Диана прикладывает пальцы ко лбу и замедленно моргает.
— Зайди сюда. — Она показывает на тупик.
— Ты издеваешься?
— Пожалуйста-пожалуйста! Чел!.. Пять минут. Сюда никто не заглянет! Пожалуйста! Ты можешь хоть сейчас не быть собой?
Мы выжидательно смотрим друг на друга.
Олени. Два тупых оленя.
— Верни, чё взяла.
— Ч-чего?
Я показываю на левый карман Дианы, который бугрится от содержимого.
— Ты вернёшь ту… чё взяла из машины? Фиолетово на эту «Башню», но не надо…
На лице Диана отражается удивление. Она запихивает руку в карман, ощупывает своё сокровище и снова переводит взгляд на меня. Я осознаю, что у неё в голове, может и не всерьёз, но мелькает мысль: «А не добить ли Артура Александровича?». Наверное, не без причин. Наверное, у человека, который вышибает стекла топором, для всего отыщутся причины.
— Блядь. — Диана с отчаянием взмахивает рукой, точно не находит слов, опускает лицо к асфальту и рычит: — БЛЯ-А-А-АДЬ!..
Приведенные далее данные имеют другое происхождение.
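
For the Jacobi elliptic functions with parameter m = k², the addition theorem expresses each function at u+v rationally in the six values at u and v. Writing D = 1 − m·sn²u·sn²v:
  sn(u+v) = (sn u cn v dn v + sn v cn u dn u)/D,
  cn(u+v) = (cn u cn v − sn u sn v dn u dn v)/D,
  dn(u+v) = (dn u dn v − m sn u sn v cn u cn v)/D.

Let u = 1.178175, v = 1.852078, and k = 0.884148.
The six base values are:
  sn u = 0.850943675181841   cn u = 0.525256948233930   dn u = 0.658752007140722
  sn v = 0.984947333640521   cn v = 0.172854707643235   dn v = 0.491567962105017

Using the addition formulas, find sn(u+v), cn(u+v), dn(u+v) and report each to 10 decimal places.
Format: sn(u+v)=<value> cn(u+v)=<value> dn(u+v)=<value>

sn(u+v)=0.9162574050 cn(u+v)=-0.4005900246 dn(u+v)=0.5862818453

m = k² = 0.781717685904
D = 1 − m·sn²u·sn²v = 0.4508669476263647
sn(u+v) = (sn u·cn v·dn v + sn v·cn u·dn u)/D = 0.4131101794244387/0.4508669476263647 = 0.9162574049823339
cn(u+v) = (cn u·cn v − sn u·sn v·dn u·dn v)/D = -0.1806128016443549/0.4508669476263647 = -0.4005900246075024
dn(u+v) = (dn u·dn v − m·sn u·sn v·cn u·cn v)/D = 0.2643351060343706/0.4508669476263647 = 0.5862818452893694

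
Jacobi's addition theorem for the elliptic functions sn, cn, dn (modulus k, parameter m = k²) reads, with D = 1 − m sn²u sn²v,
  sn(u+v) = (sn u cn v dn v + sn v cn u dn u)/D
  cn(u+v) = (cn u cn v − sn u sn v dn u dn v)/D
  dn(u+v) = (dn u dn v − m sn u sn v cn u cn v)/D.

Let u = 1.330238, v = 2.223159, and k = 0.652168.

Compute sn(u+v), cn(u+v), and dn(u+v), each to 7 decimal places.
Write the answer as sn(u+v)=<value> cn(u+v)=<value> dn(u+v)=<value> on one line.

sn(u+v)=0.0375935 cn(u+v)=-0.9992931 dn(u+v)=0.9996994

sn u = 0.9365976030476318, cn u = 0.3504068063914152, dn u = 0.7917702740376679
sn v = 0.9465833411542443, cn v = -0.3224592660310253, dn v = 0.7867032391481572
m = k² = 0.425323100224
D = 1 − m·sn²u·sn²v = 0.665695079385459
sn(u+v) = (sn u·cn v·dn v + sn v·cn u·dn u)/D = 0.02502583992015009/0.665695079385459 = 0.03759354799986334
cn(u+v) = (cn u·cn v − sn u·sn v·dn u·dn v)/D = -0.6652245080078631/0.665695079385459 = -0.9992931127295844
dn(u+v) = (dn u·dn v − m·sn u·sn v·cn u·cn v)/D = 0.6654949751730934/0.665695079385459 = 0.9996994056009093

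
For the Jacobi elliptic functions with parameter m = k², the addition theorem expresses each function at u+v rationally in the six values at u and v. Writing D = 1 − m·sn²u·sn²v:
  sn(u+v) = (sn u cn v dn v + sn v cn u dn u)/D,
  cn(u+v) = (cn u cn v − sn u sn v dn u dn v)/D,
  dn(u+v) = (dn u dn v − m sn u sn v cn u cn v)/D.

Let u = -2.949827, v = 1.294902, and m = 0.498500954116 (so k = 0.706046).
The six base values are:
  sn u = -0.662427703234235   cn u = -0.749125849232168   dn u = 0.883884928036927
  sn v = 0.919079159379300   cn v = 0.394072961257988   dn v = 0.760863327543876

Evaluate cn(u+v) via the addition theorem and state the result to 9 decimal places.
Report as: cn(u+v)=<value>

m = k² = 0.498500954116
D = 1 − m·sn²u·sn²v = 0.8152226203873692
cn(u+v) = (cn u·cn v − sn u·sn v·dn u·dn v)/D = 0.114233074123818/0.8152226203873692 = 0.1401250054488649

cn(u+v)=0.140125005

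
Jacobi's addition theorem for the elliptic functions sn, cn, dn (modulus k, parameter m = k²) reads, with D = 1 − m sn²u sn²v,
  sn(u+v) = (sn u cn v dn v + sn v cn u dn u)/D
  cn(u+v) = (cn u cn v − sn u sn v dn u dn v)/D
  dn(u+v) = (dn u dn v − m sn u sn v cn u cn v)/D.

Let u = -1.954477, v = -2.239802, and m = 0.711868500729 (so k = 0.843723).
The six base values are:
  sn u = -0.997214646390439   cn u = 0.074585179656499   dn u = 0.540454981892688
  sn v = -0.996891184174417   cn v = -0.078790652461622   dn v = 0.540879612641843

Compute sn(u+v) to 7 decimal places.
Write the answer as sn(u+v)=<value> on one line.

m = k² = 0.711868500729
D = 1 − m·sn²u·sn²v = 0.2964862594568025
sn(u+v) = (sn u·cn v·dn v + sn v·cn u·dn u)/D = 0.002312940469922105/0.2964862594568025 = 0.007801172554032291

sn(u+v)=0.0078012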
Она надолго замирает, затем поднимает взгляд.
— Знаю, звучит, как полная херня, но у меня… Я без… Нет с собой денег. Мне даже не на что купить тебе в аптеке… я…
Диана неопределённо взмахивает топором. Вид у неё потерянный, жалкий.
— Пожалуйста-пожалуйста, — тихо добавляет она.
Ничего не понимая, я смотрю на Диану. Мысли бестолково толкутся в голове, как машины в пробке.
Зачем нам деньги?
Какого лешего мы тут делаем?
Не соображаю.
Вообще не соображаю.
Пауза затягивается. Непослушными пальцами я достаю кошелёк. Мою руку трясёт, тело колотит, как в припадке.